RetrievalWare Query Tool: Glueware Between Knowledge Retrieval and Data Mining

Mac Cody

Track: Tcl/Tk Conference
Date: Friday, July 27
Time: 1:45pm - 2:15pm
Location: Fairbanks A&B

Tool Command Language (Tcl) could, arguably, be considered the first programming language designed from the start to act as glueware. Applied as either an embedded programming language or as a standalone scripting language, Tcl's strong suit has been to act as the means to interface between software components. The rich variety of tools and extensions that are available for Tcl, allows for the rapid development and deployment of Tcl-based glueware.

The increasing availability of Commercial-off-the-shelf (COTS) and Government-off-the-shelf (GOTS) software often precludes the need for expending engineering development resources on development of sophisticated applications. It is seldom the case, though, that data from one application can be used directly by another application. Some form of data extraction and/or transformation is necessary. Tcl has been found to work very well at solving this need.

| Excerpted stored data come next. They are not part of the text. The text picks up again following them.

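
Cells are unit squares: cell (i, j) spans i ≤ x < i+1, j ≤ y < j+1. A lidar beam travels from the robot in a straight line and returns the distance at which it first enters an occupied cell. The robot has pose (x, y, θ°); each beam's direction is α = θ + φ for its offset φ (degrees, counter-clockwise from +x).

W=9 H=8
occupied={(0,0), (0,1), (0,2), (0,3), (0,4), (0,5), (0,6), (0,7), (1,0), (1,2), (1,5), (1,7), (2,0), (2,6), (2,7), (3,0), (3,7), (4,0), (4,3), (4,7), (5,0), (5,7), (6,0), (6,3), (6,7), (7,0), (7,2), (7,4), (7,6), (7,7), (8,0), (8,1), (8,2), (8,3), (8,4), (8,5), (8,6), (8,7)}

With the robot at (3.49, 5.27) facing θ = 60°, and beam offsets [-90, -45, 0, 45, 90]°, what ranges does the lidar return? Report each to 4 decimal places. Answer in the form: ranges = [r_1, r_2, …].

beam 1: φ=-90°, α=330°
  direction (0.8660, -0.5000); cell (3,5); t to first gridline: x 0.5889, y 0.5400 (then +1.1547 / +2.0000)
    (3,4) via y @ 0.5400
    (4,4) via x @ 0.5889
    (5,4) via x @ 1.7436
    (5,3) via y @ 2.5400
    (6,3) via x @ 2.8983  # hit
  → r_1 = 2.8983
beam 2: φ=-45°, α=15°
  direction (0.9659, 0.2588); cell (3,5); t to first gridline: x 0.5280, y 2.8205 (then +1.0353 / +3.8637)
    (4,5) via x @ 0.5280
    (5,5) via x @ 1.5633
    (6,5) via x @ 2.5985
    (6,6) via y @ 2.8205
    (7,6) via x @ 3.6338  # hit
  → r_2 = 3.6338
beam 3: φ=0°, α=60°
  direction (0.5000, 0.8660); cell (3,5); t to first gridline: x 1.0200, y 0.8429 (then +2.0000 / +1.1547)
    (3,6) via y @ 0.8429
    (4,6) via x @ 1.0200
    (4,7) via y @ 1.9976  # hit
  → r_3 = 1.9976
beam 4: φ=45°, α=105°
  direction (-0.2588, 0.9659); cell (3,5); t to first gridline: x 1.8932, y 0.7558 (then +3.8637 / +1.0353)
    (3,6) via y @ 0.7558
    (3,7) via y @ 1.7910  # hit
  → r_4 = 1.7910
beam 5: φ=90°, α=150°
  direction (-0.8660, 0.5000); cell (3,5); t to first gridline: x 0.5658, y 1.4600 (then +1.1547 / +2.0000)
    (2,5) via x @ 0.5658
    (2,6) via y @ 1.4600  # hit
  → r_5 = 1.4600

ranges = [2.8983, 3.6338, 1.9976, 1.7910, 1.4600]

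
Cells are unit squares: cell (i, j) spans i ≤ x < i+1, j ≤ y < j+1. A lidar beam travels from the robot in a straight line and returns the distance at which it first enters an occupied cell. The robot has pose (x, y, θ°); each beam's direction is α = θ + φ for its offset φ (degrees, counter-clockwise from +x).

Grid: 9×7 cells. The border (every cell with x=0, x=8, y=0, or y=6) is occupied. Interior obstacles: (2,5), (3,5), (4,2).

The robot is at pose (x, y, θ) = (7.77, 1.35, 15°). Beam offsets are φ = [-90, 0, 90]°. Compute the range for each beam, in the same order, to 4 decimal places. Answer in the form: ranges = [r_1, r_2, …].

ranges = [0.3623, 0.2381, 4.8140]

beam 1: φ=-90°, α=285°
  d=(0.2588,-0.9659)  start (7,1)  tX=0.8887 tY=0.3623  stride 1/|dx|=3.8637 1/|dy|=1.0353
    cross y-line → (7,0), t=0.3623 (wall)
  → r_1 = 0.3623
beam 2: φ=0°, α=15°
  d=(0.9659,0.2588)  start (7,1)  tX=0.2381 tY=2.5114  stride 1/|dx|=1.0353 1/|dy|=3.8637
    cross x-line → (8,1), t=0.2381 (wall)
  → r_2 = 0.2381
beam 3: φ=90°, α=105°
  d=(-0.2588,0.9659)  start (7,1)  tX=2.9751 tY=0.6729  stride 1/|dx|=3.8637 1/|dy|=1.0353
    cross y-line → (7,2), t=0.6729
    cross y-line → (7,3), t=1.7082
    cross y-line → (7,4), t=2.7435
    cross x-line → (6,4), t=2.9751
    cross y-line → (6,5), t=3.7788
    cross y-line → (6,6), t=4.8140 (wall)
  → r_3 = 4.8140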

This paper describes the development of a Tcl-based glueware application that supports Convera Corporation's RetrievalWare knowledge retrieval system. The glueware, known as the RetrievalWare Query Tool (RWQT), performs extraction of selected documents from the RetrievalWare libraries. Document selection is based on a drag-n-drop metaphor, i.e., dragging individual document references or collections of document references from RetrievalWare's browser-based interface and dropping them onto RWQT's Tk-based interface. RWQT then can extract the documents and export them in various formats for use by various data mining applications.

The various extensions and tools used in developing RWQT will be discussed. This functionality was not immediately available as Tcl extensions were quickly created using David Beasley’s SWIG tool. Of course, the Tk widget library provided a means to rapidly develop the graphical user interface. The XF GUI builder tool provided an integrated development environment for managing and testing the code elements as well as creating the user interface.